Porém, a crise climática não é a única ameaça ambiental. Em apenas 29 anos, danos aos ecossistemas florestais, aquáticos e à biodiversidade podem gerar perdas de US$ 10 trilhões à economia global, como prevê o relatório Global Future do WWF (World Wide Fund for Nature), além de impactos para as atividades extrativistas, diminuição de recursos naturais, desastres ambientais e zoonoses, tal como a pandemia de Covid-19, que assola o mundo.

A presença da biodiversidade nos debates climáticos ainda não tem a dimensão que deveria, em parte pela falta do fortalecimento de uma agenda para incluir o tema. Há estudos que mostram o papel da fauna e da flora na mitigação das mudanças climáticas, desde a saúde das florestas à dispersão de sementes pelos animais; porém, falta maior conexão quando pensamos em escala global.

Temos dados abrangentes dos riscos financeiros decorrentes do aquecimento global, por exemplo. Então, sabemos a importância de evitar o aquecimento global no máximo a 4,5 ºC, pois os modelos mostram os impactos que acontecem acima desse nível. Mas, se a biodiversidade tivesse um padrão de comparação monetário, tal como foi criado com os créditos de carbono, quanto seria seu valor na Bolsa de Valores? Não temos essa resposta —ainda. O que sabemos, porém, com uma robusta lista de dados, é o valor dos ecossistemas preservados por serviços ambientais, principalmente para a disponibilidade hídrica e regulação do clima.

Carbono é um tema que muitas pessoas conseguiram entender e virou negócio. A biodiversidade e o seu contexto nos diferentes ecossistemas ainda é uma incógnita para a maioria das pessoas. Grande parte da população do mundo vive em cidades, longe das áreas naturais, e não tem a percepção da dependência que temos dos serviços ecossistêmicos para o planeta manter um estoque de genes, que propiciam a vitalidade, a saúde e o funcionamento de diversos ciclos naturais dos quais dependemos para existir.

Apresenta-se como um dos grandes desafios na proteção da biodiversidade —e na mitigação das mudanças climáticas— o uso responsável do solo. No Brasil, por exemplo, a Mata Atlântica resiste com 12,5% da sua cobertura original. Investir nos remanescentes do bioma é o meio mais efetivo de conservação da biodiversidade. Mas o investimento se torna mais atrativo quando, além de ser um seguro para o futuro, tem perspectiva de retorno em médio e longo prazo.

Dentre os exemplos do que pode ser feito está o Legado das Águas, maior reserva privada de Mata Atlântica do país, localizada no Vale do Ribeira paulista. Com 31 mil hectares, 75% da área é composta por floresta primária, composição que se tornou um berço e refúgio para espécies raras e ameaçadas de extinção.

Ao mesmo tempo em que é um privilégio a existência desse território, a responsabilidade em gerir a biodiversidade presente no Legado das Águas moldou o desenvolvimento de um modelo de negócio que é parte da resposta em como incluir a biodiversidade no “econômico” do ESG, e um caminho para ampliar a agenda do tema na busca de soluções para as mudanças climáticas. Em oito anos de existência, atuando nas frentes transversais de pesquisa científica, produção vegetal de espécies nativas e uso público (sobretudo o ecoturismo), a reserva tem mostrado que é possível gerar recursos com a produção de natureza, ou seja, a floresta em pé gerar ganhos para proteger seus ecossistemas e biodiversidade.

Em destaque, a fauna catalogada no Legado representa 13,5% de todas as espécies animais ameaçadas do bioma no Brasil.
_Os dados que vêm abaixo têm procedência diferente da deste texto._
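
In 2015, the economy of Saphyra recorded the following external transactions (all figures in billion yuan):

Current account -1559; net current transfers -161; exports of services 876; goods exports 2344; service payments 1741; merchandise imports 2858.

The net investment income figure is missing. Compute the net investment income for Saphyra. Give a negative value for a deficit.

Current account = goods balance + services balance + net primary income + net secondary income
Sum of the known components = -1540
Net investment income = CA - (known components) = -1559 - (-1540) = -19

-19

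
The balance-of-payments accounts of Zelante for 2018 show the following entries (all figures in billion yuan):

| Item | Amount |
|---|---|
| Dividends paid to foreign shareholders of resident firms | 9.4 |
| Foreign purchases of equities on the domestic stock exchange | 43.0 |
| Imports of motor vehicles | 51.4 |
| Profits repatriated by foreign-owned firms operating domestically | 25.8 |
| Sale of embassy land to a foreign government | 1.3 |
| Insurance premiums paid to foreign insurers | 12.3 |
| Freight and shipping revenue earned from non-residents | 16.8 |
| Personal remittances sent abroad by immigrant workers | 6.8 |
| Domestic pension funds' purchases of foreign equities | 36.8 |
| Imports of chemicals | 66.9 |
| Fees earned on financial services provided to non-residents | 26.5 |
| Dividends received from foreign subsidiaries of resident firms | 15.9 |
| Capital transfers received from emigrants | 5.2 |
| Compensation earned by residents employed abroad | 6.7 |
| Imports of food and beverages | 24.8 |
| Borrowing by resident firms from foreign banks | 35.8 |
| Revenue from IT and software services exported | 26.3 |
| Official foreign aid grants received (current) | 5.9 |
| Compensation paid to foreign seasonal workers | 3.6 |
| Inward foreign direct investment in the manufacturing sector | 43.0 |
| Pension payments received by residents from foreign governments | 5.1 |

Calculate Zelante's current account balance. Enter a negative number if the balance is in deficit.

-97.8

Goods: -24.8 - 51.4 - 66.9 = -143.1
Services: 16.8 + 26.5 - 12.3 + 26.3 = 57.3
Primary income: -9.4 + 15.9 - 3.6 + 6.7 - 25.8 = -16.2
Secondary income: 5.1 - 6.8 + 5.9 = 4.2
Current account = (-143.1) + 57.3 + (-16.2) + 4.2 = -97.8
(Excluded from the current account — financial account: foreign purchases of equities on the domestic stock exchange 43.0, domestic pension funds' purchases of foreign equities 36.8, borrowing by resident firms from foreign banks 35.8, inward foreign direct investment in the manufacturing sector 43.0; capital account: sale of embassy land to a foreign government 1.3, capital transfers received from emigrants 5.2.)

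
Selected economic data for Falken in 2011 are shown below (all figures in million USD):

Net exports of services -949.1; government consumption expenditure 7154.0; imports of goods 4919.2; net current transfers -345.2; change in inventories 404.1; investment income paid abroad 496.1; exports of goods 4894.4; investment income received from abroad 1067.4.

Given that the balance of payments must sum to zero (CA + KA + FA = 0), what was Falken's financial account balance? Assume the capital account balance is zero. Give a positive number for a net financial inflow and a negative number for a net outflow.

Goods balance = 4894.4 - 4919.2 = -24.8
Services balance = -949.1
Trade balance (goods + services) = -24.8 + (-949.1) = -973.9
Net primary income = 1067.4 - 496.1 = 571.3
Net secondary income = -345.2
Current account = -973.9 + 571.3 + (-345.2) = -747.8
Financial account = -(-747.8) = 747.8

747.8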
Na flora, a reserva mantém um importante centro de biodiversidade com o viveiro de espécies nativas atlânticas. É uma iniciativa inédita no país, com a produção e o banco genético de plantas raras e em perigo de extinção da flora nativa, que as destina para reflorestamento e projetos paisagísticos em centros urbanos. O modelo de negócio aplicado no Legado das Águas não só se mostrado viável, mas replicável.
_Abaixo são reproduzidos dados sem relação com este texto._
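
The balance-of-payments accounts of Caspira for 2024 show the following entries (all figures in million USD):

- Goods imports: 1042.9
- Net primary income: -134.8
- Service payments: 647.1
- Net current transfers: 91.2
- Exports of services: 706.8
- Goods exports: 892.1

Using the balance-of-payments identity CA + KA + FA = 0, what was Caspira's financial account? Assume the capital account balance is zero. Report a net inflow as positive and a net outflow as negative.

134.7

Goods balance = 892.1 - 1042.9 = -150.8
Services balance = 706.8 - 647.1 = 59.7
Trade balance (goods + services) = -150.8 + 59.7 = -91.1
Net primary income = -134.8
Net secondary income = 91.2
Current account = -91.1 + (-134.8) + 91.2 = -134.7
Financial account = -(-134.7) = 134.7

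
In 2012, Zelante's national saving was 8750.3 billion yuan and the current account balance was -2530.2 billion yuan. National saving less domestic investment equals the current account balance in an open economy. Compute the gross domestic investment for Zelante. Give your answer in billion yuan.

11280.5

S - I = CA (net lending to the rest of the world).
I = S - CA = 8750.3 - (-2530.2) = 11280.5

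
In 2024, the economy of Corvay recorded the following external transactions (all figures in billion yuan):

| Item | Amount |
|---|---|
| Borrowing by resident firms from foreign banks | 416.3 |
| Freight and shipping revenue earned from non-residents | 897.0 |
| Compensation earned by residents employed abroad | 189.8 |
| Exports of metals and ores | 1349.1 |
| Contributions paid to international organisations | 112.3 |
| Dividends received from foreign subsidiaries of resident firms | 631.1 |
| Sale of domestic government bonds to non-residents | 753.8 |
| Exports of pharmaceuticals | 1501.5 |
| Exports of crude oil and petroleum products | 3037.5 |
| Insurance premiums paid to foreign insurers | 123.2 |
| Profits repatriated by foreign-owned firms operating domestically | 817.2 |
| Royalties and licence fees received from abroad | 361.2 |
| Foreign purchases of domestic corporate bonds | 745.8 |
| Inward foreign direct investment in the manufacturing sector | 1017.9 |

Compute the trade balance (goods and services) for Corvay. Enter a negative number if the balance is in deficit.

Goods: 1501.5 + 3037.5 + 1349.1 = 5888.1
Services: -123.2 + 361.2 + 897.0 = 1135.0
Trade balance = 5888.1 + 1135.0 = 7023.1
(Excluded from the trade balance — financial account: borrowing by resident firms from foreign banks 416.3, sale of domestic government bonds to non-residents 753.8, foreign purchases of domestic corporate bonds 745.8, inward foreign direct investment in the manufacturing sector 1017.9; primary income: compensation earned by residents employed abroad 189.8, dividends received from foreign subsidiaries of resident firms 631.1, profits repatriated by foreign-owned firms operating domestically 817.2; secondary income: contributions paid to international organisations 112.3.)

7023.1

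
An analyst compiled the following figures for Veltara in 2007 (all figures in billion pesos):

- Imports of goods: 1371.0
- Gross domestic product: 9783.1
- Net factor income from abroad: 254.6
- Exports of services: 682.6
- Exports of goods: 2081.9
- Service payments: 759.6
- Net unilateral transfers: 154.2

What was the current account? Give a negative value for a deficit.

Goods balance = 2081.9 - 1371.0 = 710.9
Services balance = 682.6 - 759.6 = -77.0
Trade balance (goods + services) = 710.9 + (-77.0) = 633.9
Net primary income = 254.6
Net secondary income = 154.2
Current account = 633.9 + 254.6 + 154.2 = 1042.7

1042.7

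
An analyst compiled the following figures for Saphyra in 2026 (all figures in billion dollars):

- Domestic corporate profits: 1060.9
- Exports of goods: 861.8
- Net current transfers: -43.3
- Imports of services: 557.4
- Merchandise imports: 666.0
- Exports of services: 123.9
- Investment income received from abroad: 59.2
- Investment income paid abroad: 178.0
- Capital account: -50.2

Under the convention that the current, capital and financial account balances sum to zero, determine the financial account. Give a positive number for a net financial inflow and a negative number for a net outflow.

450.0

Goods balance = 861.8 - 666.0 = 195.8
Services balance = 123.9 - 557.4 = -433.5
Trade balance (goods + services) = 195.8 + (-433.5) = -237.7
Net primary income = 59.2 - 178.0 = -118.8
Net secondary income = -43.3
Current account = -237.7 + (-118.8) + (-43.3) = -399.8
Financial account = -(-399.8 + (-50.2)) = 450.0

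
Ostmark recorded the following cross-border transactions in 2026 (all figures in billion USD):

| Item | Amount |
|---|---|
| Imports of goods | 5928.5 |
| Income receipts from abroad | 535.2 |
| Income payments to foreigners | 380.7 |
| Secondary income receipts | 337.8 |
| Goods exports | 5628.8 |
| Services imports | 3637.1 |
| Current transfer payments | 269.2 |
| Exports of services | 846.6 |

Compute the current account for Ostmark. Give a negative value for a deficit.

Goods balance = 5628.8 - 5928.5 = -299.7
Services balance = 846.6 - 3637.1 = -2790.5
Trade balance (goods + services) = -299.7 + (-2790.5) = -3090.2
Net primary income = 535.2 - 380.7 = 154.5
Net secondary income = 337.8 - 269.2 = 68.6
Current account = -3090.2 + 154.5 + 68.6 = -2867.1

-2867.1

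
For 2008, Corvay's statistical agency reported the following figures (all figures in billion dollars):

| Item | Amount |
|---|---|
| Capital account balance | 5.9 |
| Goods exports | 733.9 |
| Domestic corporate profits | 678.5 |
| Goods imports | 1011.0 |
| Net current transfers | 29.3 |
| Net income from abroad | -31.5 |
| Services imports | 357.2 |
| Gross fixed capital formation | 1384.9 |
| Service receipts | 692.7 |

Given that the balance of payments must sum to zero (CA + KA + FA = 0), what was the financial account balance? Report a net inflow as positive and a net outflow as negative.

-62.1

Goods balance = 733.9 - 1011.0 = -277.1
Services balance = 692.7 - 357.2 = 335.5
Trade balance (goods + services) = -277.1 + 335.5 = 58.4
Net primary income = -31.5
Net secondary income = 29.3
Current account = 58.4 + (-31.5) + 29.3 = 56.2
Financial account = -(56.2 + 5.9) = -62.1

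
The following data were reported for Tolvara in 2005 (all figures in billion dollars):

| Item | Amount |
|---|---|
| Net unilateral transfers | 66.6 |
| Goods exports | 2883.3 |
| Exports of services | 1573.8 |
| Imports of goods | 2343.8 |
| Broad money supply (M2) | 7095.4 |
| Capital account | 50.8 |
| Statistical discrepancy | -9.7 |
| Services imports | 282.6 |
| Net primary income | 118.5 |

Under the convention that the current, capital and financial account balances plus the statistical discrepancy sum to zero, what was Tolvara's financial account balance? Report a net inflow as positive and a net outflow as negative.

-2056.9

Goods balance = 2883.3 - 2343.8 = 539.5
Services balance = 1573.8 - 282.6 = 1291.2
Trade balance (goods + services) = 539.5 + 1291.2 = 1830.7
Net primary income = 118.5
Net secondary income = 66.6
Current account = 1830.7 + 118.5 + 66.6 = 2015.8
Financial account = -(2015.8 + 50.8 + (-9.7)) = -2056.9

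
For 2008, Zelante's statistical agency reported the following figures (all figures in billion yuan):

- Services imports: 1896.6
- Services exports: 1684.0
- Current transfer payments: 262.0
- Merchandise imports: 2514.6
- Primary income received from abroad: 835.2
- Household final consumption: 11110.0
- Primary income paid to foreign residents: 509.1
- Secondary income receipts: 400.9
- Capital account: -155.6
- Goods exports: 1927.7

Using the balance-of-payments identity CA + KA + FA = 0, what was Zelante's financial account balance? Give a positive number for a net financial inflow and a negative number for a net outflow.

490.1

Goods balance = 1927.7 - 2514.6 = -586.9
Services balance = 1684.0 - 1896.6 = -212.6
Trade balance (goods + services) = -586.9 + (-212.6) = -799.5
Net primary income = 835.2 - 509.1 = 326.1
Net secondary income = 400.9 - 262.0 = 138.9
Current account = -799.5 + 326.1 + 138.9 = -334.5
Financial account = -(-334.5 + (-155.6)) = 490.1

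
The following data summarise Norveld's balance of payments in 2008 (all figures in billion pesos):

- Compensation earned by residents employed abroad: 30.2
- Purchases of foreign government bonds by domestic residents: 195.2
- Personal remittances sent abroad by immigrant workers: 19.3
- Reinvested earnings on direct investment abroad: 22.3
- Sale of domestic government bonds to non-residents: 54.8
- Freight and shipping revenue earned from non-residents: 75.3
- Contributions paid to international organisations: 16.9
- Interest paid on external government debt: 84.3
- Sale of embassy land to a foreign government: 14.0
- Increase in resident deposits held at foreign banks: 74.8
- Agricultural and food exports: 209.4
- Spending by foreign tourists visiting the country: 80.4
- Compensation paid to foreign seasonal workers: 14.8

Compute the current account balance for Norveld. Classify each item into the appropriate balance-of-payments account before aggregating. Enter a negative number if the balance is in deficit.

Goods: 209.4
Services: 75.3 + 80.4 = 155.7
Primary income: -84.3 - 14.8 + 22.3 + 30.2 = -46.6
Secondary income: -19.3 - 16.9 = -36.2
Current account = 209.4 + 155.7 + (-46.6) + (-36.2) = 282.3
(Excluded from the current account — financial account: purchases of foreign government bonds by domestic residents 195.2, sale of domestic government bonds to non-residents 54.8, increase in resident deposits held at foreign banks 74.8; capital account: sale of embassy land to a foreign government 14.0.)

282.3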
Muitas pessoas preocupadas perguntam o que devemos fazer, quando na verdade, já temos modelos factíveis do que podemos fazer. Ao refletir sobre o papel dos ecossistemas para a sobrevivência humana, entendemos que a biodiversidade também é clima e precisa ocupar seu lugar de direito —e necessidade— na agenda das mudanças climáticas.